Jagulari
Jagulari

Reputation: 81

django query returns error: expected str instance, ValuesListQuerySet found

I have a script, which takes the values from the list_of_animals one by one and performs some actions with them.
It works like this:

list_of_animals = ["Dog", "Cat", "Fish"]
for x in list_of_animals:
...

The code loops over this list, one animal at a time and finishes.

Now, for the next step, I have a model like this:

class MyModel(models.Model):
animal = models.CharField(max_length=25, unique=True, error_messages=
{'unique':"This animal is added already."})
timestamp = models.DateTimeField()

...and a lot more animals in the SQLite database. So I try to replace that manually created list_of_animals with a query.

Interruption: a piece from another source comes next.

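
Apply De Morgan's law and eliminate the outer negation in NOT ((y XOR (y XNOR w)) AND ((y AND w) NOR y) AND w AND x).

NOT (y XOR (y XNOR w)) OR NOT ((y AND w) NOR y) OR NOT w OR NOT x
De Morgan's: NOT(AND of terms) = OR of negations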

I tried to change the list_of_animals like this:

list_of_animals = [MyModel.objects.values_list('title', flat=True)]

But I'm getting error :

expected str instance, ValuesListQuerySet found

Actually I tried many other ways also, but without success.
Can you help me to find a way to replace manually created list with a query that works the same way?

Thank you!

Upvotes: 1

Views: 301

Answers (2)

Anshul Goyal
Anshul Goyal

Reputation: 76887

Instead of doing list_of_animals = [MyModel.objects.values_list('title', flat=True)], do

list_of_animals = MyModel.objects.values_list('title', flat=True)

the MyModel will return an iterable list by default if you use flat=True with single fields list, as mentioned in documentation here:

If you only pass in a single field, you can also pass in the flat parameter. If True, this will mean the returned results are single values, rather than one-tuples. An example should make the difference clearer:

>>> Entry.objects.values_list('id').order_by('id')
[(1,), (2,), (3,), ...]

>>> Entry.objects.values_list('id', flat=True).order_by('id')
[1, 2, 3, ...]

Upvotes: 2

André Laszlo
André Laszlo

Reputation: 15537

Try:

list_of_animals = list(MyModel.objects.values_list('title', flat=True))

From the docs:

Note that this method returns a ValuesListQuerySet. This class behaves like a list. Most of the time this is enough, but if you require an actual Python list object, you can simply call list() on it, which will evaluate the queryset.